But, in 2006, the bank entered into an agreement to pay the New York Mets$400 million dollars over 20 years for naming rights to the team's new stadium. The ballpark is almost finished.
But, reports CBS News correspondent Priya David, Citi Field isn't generating the kind of publicity the bank had hoped for.
It was just last week that Citigroup gave in to public pressure and gave up a new corporate jet.
This week, the bank is again taking heat, this time for the naming deal.
"They just act as though the taxpayers' money is free money, and they can spend it any way they want. Well, no they can't," says Rep.

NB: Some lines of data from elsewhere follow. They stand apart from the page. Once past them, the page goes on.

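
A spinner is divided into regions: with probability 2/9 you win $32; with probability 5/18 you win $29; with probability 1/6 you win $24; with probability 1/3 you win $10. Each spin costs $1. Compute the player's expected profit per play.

E[payout] = 32·2/9 + 29·5/18 + 24·1/6 + 10·1/3
 = 64/9 + 145/18 + 4 + 10/3
 = 45/2
Net = 45/2 - 1 = 43/2

21.5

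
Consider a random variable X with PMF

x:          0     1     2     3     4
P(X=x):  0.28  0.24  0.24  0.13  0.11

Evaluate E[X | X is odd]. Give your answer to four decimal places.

1.7027

P(X is odd) = 0.24 + 0.13 = 0.37.
E[X | X is odd] = [1·0.24 + 3·0.13] / 0.37
 = 0.63 / 0.37
 = 63/37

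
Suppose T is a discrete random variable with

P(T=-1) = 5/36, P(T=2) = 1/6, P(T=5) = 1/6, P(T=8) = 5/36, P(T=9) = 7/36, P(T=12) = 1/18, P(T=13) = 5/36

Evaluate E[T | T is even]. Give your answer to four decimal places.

P(T is even) = 1/6 + 5/36 + 1/18 = 13/36.
E[T | T is even] = [2·1/6 + 8·5/36 + 12·1/18] / (13/36)
 = 19/9 / (13/36)
 = 76/13

5.8462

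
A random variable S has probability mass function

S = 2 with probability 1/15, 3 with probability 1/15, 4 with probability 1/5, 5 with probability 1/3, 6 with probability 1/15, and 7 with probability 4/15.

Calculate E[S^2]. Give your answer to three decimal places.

E[S^2] = Σ s^2·P(S=s)
 = 4·1/15 + 9·1/15 + 16·1/5 + 25·1/3 + 36·1/15 + 49·4/15
 = 4/15 + 3/5 + 16/5 + 25/3 + 12/5 + 196/15
 = 418/15

27.867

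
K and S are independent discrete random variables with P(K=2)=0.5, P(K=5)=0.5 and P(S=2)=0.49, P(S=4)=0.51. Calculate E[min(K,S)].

2.51

E[min(K,S)] = Σ_k Σ_s min(k,s) · P(K=k)P(S=s)
 = 2·0.245 + 2·0.255 + 2·0.245 + 4·0.255
 = 0.49 + 0.51 + 0.49 + 1.02
 = 2.51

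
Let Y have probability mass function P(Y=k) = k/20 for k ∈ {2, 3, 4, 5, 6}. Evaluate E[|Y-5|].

E[|Y-5|] = Σ |y-5|·P(Y=y)
 = 3·1/10 + 2·3/20 + 1·1/5 + 0·1/4 + 1·3/10
 = 3/10 + 3/10 + 1/5 + 0 + 3/10
 = 11/10

1.1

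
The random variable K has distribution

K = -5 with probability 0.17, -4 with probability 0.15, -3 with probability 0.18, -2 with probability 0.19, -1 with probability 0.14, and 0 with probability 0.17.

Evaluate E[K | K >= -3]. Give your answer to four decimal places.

P(K >= -3) = 0.18 + 0.19 + 0.14 + 0.17 = 0.68.
E[K | K >= -3] = [(-3)·0.18 + (-2)·0.19 + (-1)·0.14 + 0·0.17] / 0.68
 = -1.06 / 0.68
 = -53/34

-1.5588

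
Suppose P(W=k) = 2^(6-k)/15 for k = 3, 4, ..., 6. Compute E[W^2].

E[W^2] = Σ w^2·P(W=w)
 = 9·8/15 + 16·4/15 + 25·2/15 + 36·1/15
 = 24/5 + 64/15 + 10/3 + 12/5
 = 74/5

14.8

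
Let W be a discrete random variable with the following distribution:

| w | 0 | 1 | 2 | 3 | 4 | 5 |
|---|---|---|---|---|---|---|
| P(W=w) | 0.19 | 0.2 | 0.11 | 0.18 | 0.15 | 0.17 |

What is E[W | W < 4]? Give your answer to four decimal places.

P(W < 4) = 0.19 + 0.2 + 0.11 + 0.18 = 0.68.
E[W | W < 4] = [0·0.19 + 1·0.2 + 2·0.11 + 3·0.18] / 0.68
 = 0.96 / 0.68
 = 24/17

1.4118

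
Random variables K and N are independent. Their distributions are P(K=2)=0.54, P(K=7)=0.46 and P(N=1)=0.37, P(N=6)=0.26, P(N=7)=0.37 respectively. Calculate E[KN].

E[KN] = Σ_k Σ_n kn · P(K=k)P(N=n)
 = 2·0.1998 + 12·0.1404 + 14·0.1998 + 7·0.1702 + 42·0.1196 + 49·0.1702
 = 0.3996 + 1.6848 + 2.7972 + 1.1914 + 5.0232 + 8.3398
 = 19.436

19.436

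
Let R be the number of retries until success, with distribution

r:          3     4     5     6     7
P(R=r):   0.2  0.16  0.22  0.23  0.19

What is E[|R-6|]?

E[|R-6|] = Σ |r-6|·P(R=r)
 = 3·0.2 + 2·0.16 + 1·0.22 + 0·0.23 + 1·0.19
 = 0.6 + 0.32 + 0.22 + 0 + 0.19
 = 1.33

1.33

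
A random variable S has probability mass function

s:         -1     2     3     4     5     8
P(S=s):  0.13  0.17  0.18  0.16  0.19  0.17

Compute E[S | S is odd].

P(S is odd) = 0.13 + 0.18 + 0.19 = 0.5.
E[S | S is odd] = [(-1)·0.13 + 3·0.18 + 5·0.19] / 0.5
 = 1.36 / 0.5
 = 68/25

2.72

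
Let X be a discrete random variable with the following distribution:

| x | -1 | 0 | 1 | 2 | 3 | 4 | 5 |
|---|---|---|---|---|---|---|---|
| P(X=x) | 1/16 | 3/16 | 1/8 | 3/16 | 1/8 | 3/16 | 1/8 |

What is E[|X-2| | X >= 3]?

2

P(X >= 3) = 1/8 + 3/16 + 1/8 = 7/16.
E[|X-2| | X >= 3] = [1·1/8 + 2·3/16 + 3·1/8] / (7/16)
 = 7/8 / (7/16)
 = 2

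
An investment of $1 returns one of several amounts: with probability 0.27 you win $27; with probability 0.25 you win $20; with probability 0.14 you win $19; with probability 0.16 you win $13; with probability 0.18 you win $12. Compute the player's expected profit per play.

E[payout] = 27·0.27 + 20·0.25 + 19·0.14 + 13·0.16 + 12·0.18
 = 7.29 + 5 + 2.66 + 2.08 + 2.16
 = 19.19
Net = 19.19 - 1 = 18.19

18.19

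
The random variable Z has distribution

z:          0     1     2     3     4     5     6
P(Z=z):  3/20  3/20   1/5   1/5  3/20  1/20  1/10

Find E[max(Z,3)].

E[max(Z,3)] = Σ max(z,3)·P(Z=z)
 = 3·3/20 + 3·3/20 + 3·1/5 + 3·1/5 + 4·3/20 + 5·1/20 + 6·1/10
 = 9/20 + 9/20 + 3/5 + 3/5 + 3/5 + 1/4 + 3/5
 = 71/20

3.55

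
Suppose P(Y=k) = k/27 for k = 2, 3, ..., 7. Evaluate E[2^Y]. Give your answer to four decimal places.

E[2^Y] = Σ 2^y·P(Y=y)
 = 4·2/27 + 8·1/9 + 16·4/27 + 32·5/27 + 64·2/9 + 128·7/27
 = 8/27 + 8/9 + 64/27 + 160/27 + 128/9 + 896/27
 = 512/9

56.8889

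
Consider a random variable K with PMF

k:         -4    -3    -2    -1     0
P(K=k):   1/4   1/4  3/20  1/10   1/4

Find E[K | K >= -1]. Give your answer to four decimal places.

-0.2857

P(K >= -1) = 1/10 + 1/4 = 7/20.
E[K | K >= -1] = [(-1)·1/10 + 0·1/4] / (7/20)
 = -1/10 / (7/20)
 = -2/7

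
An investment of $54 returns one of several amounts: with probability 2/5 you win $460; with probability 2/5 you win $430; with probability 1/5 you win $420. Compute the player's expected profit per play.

E[payout] = 460·2/5 + 430·2/5 + 420·1/5
 = 184 + 172 + 84
 = 440
Net = 440 - 54 = 386

386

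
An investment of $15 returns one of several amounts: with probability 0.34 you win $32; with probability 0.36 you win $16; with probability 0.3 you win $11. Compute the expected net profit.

E[payout] = 32·0.34 + 16·0.36 + 11·0.3
 = 10.88 + 5.76 + 3.3
 = 19.94
Net = 19.94 - 15 = 4.94

4.94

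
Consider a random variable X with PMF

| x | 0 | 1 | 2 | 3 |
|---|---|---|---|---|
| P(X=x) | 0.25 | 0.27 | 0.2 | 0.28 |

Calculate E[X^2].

3.59

E[X^2] = Σ x^2·P(X=x)
 = 0·0.25 + 1·0.27 + 4·0.2 + 9·0.28
 = 0 + 0.27 + 0.8 + 2.52
 = 3.59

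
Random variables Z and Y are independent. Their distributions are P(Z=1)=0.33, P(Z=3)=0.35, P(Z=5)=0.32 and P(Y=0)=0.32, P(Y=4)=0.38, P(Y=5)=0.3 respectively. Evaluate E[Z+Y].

E[Z+Y] = Σ_z Σ_y (z+y) · P(Z=z)P(Y=y)
 = 1·0.1056 + 5·0.1254 + 6·0.099 + 3·0.112 + 7·0.133 + 8·0.105 + 5·0.1024 + 9·0.1216 + 10·0.096
 = 0.1056 + 0.627 + 0.594 + 0.336 + 0.931 + 0.84 + 0.512 + 1.0944 + 0.96
 = 6

6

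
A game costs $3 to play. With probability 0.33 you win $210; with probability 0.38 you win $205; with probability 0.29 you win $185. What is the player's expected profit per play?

197.85

E[payout] = 210·0.33 + 205·0.38 + 185·0.29
 = 69.3 + 77.9 + 53.65
 = 200.85
Net = 200.85 - 3 = 197.85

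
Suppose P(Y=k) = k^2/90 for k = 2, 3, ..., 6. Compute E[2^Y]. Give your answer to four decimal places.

E[2^Y] = Σ 2^y·P(Y=y)
 = 4·2/45 + 8·1/10 + 16·8/45 + 32·5/18 + 64·2/5
 = 8/45 + 4/5 + 128/45 + 80/9 + 128/5
 = 1724/45

38.3111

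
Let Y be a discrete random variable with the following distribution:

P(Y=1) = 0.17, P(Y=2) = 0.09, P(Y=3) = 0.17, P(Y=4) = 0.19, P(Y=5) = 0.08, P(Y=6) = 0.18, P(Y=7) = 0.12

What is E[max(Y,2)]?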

Dennis Kucinich (D, Ohio), who adds that taxpayers have the right to be upset.
"Their money is going for these banks that are just doing anything they want with it," Kucinich says. "Well, that's not right, and they have to be called on it."
Up until fairly recently, David points out, a bank's name on a stadium was positive public relations. But now, many see such accords as examples of wasteful spending, particularly if that bank's been bailed out with taxpayer money.
"(Citigroup) wants eyeballs," notes Forbes magazine Executive Editor Melanie Wells. "They want good will. But right now, there's a lot of bad will, because of their plans to name the stadium."
Citigroup isn't the only company with or seeking bailout money while paying to have its name on a stadium, David notes. "There's also Bank of America Stadium in Charlotte, N.C., M&T Bank Stadium in Baltimore, and General Motors Stadium in Vancouver, Canada.
"More companies," Wells observes, "are going to have to look at their image and how they're promoting themselves and how much they're spending doing it.
Citigroup is reportedly considering whether to back out of the stadium deal.
If they don't, Kucinich has a suggestion for them: "Maybe it should be called U.S. Taxpayers' Stadium."